At the bottom of the phone is a switch that locks the back of the handset on. Remove this to insert any memory cards – thankfully you don’t need to switch off the phone.
Talking of the back of the handset, Sony Ericsson has protected the camera lens with a sliding mechanism that stretches from one end of the phone to the other. We’re big advocates for the need to protect lenses, but while we like the fact that this feature allows you to access the camera without having to slide the phone open, we preferred the more discreet slide cover seen on the C905.
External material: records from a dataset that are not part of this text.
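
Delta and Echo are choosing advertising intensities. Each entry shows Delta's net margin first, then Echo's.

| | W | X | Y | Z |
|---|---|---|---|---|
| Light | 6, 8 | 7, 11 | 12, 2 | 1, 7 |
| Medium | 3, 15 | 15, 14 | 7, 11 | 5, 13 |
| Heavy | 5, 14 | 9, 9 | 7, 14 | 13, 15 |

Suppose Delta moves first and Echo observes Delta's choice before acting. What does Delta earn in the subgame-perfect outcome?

Work backward from Echo's decision.
- Light: BR = X, leader payoff 7.
- Medium: BR = W, leader payoff 3.
- Heavy: BR = Z, leader payoff 13.
Among 7, 3, 13, the best is 13 at Heavy. Subgame-perfect outcome: (Heavy, Z) with payoffs (13, 15).

13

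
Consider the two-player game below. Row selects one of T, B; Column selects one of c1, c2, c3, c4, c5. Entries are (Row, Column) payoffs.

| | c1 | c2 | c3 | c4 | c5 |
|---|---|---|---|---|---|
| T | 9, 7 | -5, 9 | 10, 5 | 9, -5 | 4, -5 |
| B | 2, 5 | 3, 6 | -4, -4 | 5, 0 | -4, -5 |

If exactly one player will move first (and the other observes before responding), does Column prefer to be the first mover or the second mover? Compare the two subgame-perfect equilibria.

If Row leads: Column's best replies are T→c2, B→c2; Row's induced payoffs -5, 3; outcome (B, c2), payoffs (3, 6).
If Column leads: Row's best replies are c1→T, c2→B, c3→T, c4→T, c5→T; Column's induced payoffs 7, 6, 5, -5, -5; outcome (T, c1), payoffs (9, 7).
Column gets 7 moving first and 6 moving second, so Column prefers to move first.

first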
Once the camera has been fired up, the D-pad transforms into four snapper shortcuts, which illuminate blue. For example, press it to the right to switch on the flash, or down for the timer. It has a standard LED flash, but we were pleased with the pictures we took in the dark and it can be used when shooting film, too. The video recorder deserves special praise for its ability to zoom in and out while recording as well as an impressive ability to pick up audio. When shooting stills, you also have a host of options in terms of scenes and features. The document mode was particularly useful for capturing business card information. BestPic was another favourite of ours, taking four photos before and four after your ‘main’ shot, giving you a choice of nine snaps.
The C903’s sat nav capabilities proved a mixed bag. We quickly secured a satellite fix, but we lost our signal on more than one occasion as we wandered around London’s streets. When using Google Maps, we were also baffled by some of the suggested routes, which affectively led us in circles. That said, the integrated Street View continues to impress, and Sony Ericsson’s own NearMe application is excellent for finding the closest cinema complete with show times, or a nearby restaurant. If you’re willing to pay for it, Wayfinder Navigator is also on board (the first three months are free), which will give voice guidance.
While the internet experience impressed with pages loading quickly, the omission of Wi-Fi may deter some, and the mouse cursor could have been more fluid.
The Sony Ericsson C903 is a competent alternative if you’re not prepared to shell out the pennies for a higher-end handset. We weren’t big fans of the design, most notably the awkward keypad. However, the five-megapixel camera excels, and as long as you manage to maintain a satellite fix, your navigational needs are well catered for. On this basis, we for one will be sad to see the Cyber-shot range retire.